Former Smiths frontman Morrissey won Literary Review’s Bad Sex in Fiction Award at a ceremony in London for his debut novel, List of the Lost, the follow-up to his 2013 Autobiography. The outspoken singer did not attend the ceremony Tuesday night — citing a busy touring schedule — so music critic Charles Shaar Murray accepted the prize on Morrissey’s behalf.

“Ladies and gentleman in an ideal world, this award would be received by Morrissey. Or by somebody who publishes Morrissey. Or by somebody who likes Morrissey. Unfortunately no such person could be found,” Murray said during the acceptance speech.

List of the Lost follows four student-athletes on a cursed relay team. Critics panned it after its release in the fall, with Guardian’s Michael Hann urging potential readers not to buy the book, calling it “an unpolished turd of a book, the stale excrement of Morrissey’s imagination.”

Morrissey has previously spoken about the book’s demonology theme, and “path of black magic.” Read his description below, via True to You:

“The theme is demonology… the left-handed path of black magic. It is about a sports relay team in 1970s America who accidentally kill a wretch who, in esoteric language, might be known as a Fetch… a discarnate entity in physical form. He appears, though, as an omen of the immediate deaths of each member of the relay team. He is a life force of a devil incarnate, yet in his astral shell he is one phase removed from life. The wretch begins a banishing ritual of the four main characters, and therefore his own death at the beginning of the book is illusory.”

List of the Lost

List of the Lost was hailed as an early favorite for the award because “the judges were swayed by an ecstatic scene involving Ezra, one of the athletes, and his plucky girlfriend, Eliza.”

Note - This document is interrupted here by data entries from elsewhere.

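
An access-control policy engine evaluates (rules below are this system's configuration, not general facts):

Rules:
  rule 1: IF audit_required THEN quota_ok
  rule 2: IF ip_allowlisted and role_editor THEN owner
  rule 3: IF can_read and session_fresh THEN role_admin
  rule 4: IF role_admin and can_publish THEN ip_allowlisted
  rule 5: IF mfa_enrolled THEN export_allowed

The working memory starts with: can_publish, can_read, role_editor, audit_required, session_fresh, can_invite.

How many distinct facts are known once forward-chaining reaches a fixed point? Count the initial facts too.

Round 1: rule 1 [IF audit_required THEN quota_ok]; rule 3 [IF can_read and session_fresh THEN role_admin]. New: quota_ok, role_admin.
Round 2: rule 4 [IF role_admin and can_publish THEN ip_allowlisted]. New: ip_allowlisted.
Round 3: rule 2 [IF ip_allowlisted and role_editor THEN owner]. New: owner.
Closure: {audit_required, can_invite, can_publish, can_read, ip_allowlisted, owner, quota_ok, role_admin, role_editor, session_fresh} — 10 facts.

10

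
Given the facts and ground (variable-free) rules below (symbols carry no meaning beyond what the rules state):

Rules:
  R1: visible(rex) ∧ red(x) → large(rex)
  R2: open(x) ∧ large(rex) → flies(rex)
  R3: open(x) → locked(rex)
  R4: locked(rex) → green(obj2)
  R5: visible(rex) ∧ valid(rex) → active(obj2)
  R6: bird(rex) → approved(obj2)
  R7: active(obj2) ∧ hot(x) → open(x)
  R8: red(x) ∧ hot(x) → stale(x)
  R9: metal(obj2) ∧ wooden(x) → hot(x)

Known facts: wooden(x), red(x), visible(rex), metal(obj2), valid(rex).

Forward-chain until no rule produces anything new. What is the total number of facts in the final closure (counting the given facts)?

[1] R1 [visible(rex) ∧ red(x) → large(rex)]; R5 [visible(rex) ∧ valid(rex) → active(obj2)]; R9 [metal(obj2) ∧ wooden(x) → hot(x)]. ⇒ new: large(rex), active(obj2), hot(x).
[2] R7 [active(obj2) ∧ hot(x) → open(x)]; R8 [red(x) ∧ hot(x) → stale(x)]. ⇒ new: open(x), stale(x).
[3] R2 [open(x) ∧ large(rex) → flies(rex)]; R3 [open(x) → locked(rex)]. ⇒ new: flies(rex), locked(rex).
[4] R4 [locked(rex) → green(obj2)]. ⇒ new: green(obj2).
Closure: {active(obj2), flies(rex), green(obj2), hot(x), large(rex), locked(rex), metal(obj2), open(x), red(x), stale(x), valid(rex), visible(rex), wooden(x)} — 13 facts.

13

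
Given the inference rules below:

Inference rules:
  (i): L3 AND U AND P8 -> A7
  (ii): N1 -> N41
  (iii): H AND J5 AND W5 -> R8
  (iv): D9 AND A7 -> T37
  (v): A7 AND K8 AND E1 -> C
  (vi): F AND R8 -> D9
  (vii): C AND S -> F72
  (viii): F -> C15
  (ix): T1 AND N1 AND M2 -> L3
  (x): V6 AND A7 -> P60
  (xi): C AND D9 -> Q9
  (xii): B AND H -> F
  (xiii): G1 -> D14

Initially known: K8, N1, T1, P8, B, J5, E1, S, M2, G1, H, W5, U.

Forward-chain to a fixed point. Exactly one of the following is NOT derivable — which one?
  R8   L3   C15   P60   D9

P60

Round 1: (ii) [N1 -> N41]; (iii) [H AND J5 AND W5 -> R8]; (ix) [T1 AND N1 AND M2 -> L3]; (xii) [B AND H -> F]; (xiii) [G1 -> D14]. Adds N41, R8, L3, F, D14.
Round 2: (i) [L3 AND U AND P8 -> A7]; (vi) [F AND R8 -> D9]; (viii) [F -> C15]. Adds A7, D9, C15.
Round 3: (iv) [D9 AND A7 -> T37]; (v) [A7 AND K8 AND E1 -> C]. Adds T37, C.
Round 4: (vii) [C AND S -> F72]; (xi) [C AND D9 -> Q9]. Adds F72, Q9.
Derived: R8 (round 1), L3 (round 1), C15 (round 2), D9 (round 2). P60 never appears in any round.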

The book won for the following passage:

“At this, Eliza and Ezra rolled together into the one giggling snowball of full-figured copulation, screaming and shouting as they playfully bit and pulled at each other in a dangerous and clamorous rollercoaster coil of sexually violent rotation with Eliza’s breasts barrel-rolled across Ezra’s howling mouth and the pained frenzy of his bulbous salutation extenuating his excitement as it whacked and smacked its way into every muscle of Eliza’s body except for the otherwise central zone.”

London-based Literary Review established the prize in 1993 and describes its purpose as “to draw attention to poorly written, perfunctory or redundant passages of sexual description in modern fiction, and to discourage them.” As NY Times notes, erotic fiction does not qualify for the prize. Past winners include Norman Mailer, Tom Wolfe, Ben Okri, and Sebastian Faulks.

While he has an incredibly loyal fanbase, an extensive library of hit songs, and large platform from which to speak his mind, Morrissey confessed in an interview with the Paraguayan publication Ultima Hora that he has considered quitting music.

“The music business is difficult. I have been cheated many, many times, and so it becomes difficult to live with that, because people who cheat you are protected by well-placed friends in high places. But I love singing, I can say that honestly. I dream of creating and working in an animal sanctuary, but around the world there are offers for me to continue singing and I’m happy to do so as long as people want me.”

Morrissey was dropped from his record label, Capitol/Harvest, last year after he posted a lengthy rant on True-to-You in which he criticized them for failing to fund a music video to support his album, World Peace Is None of Your Business.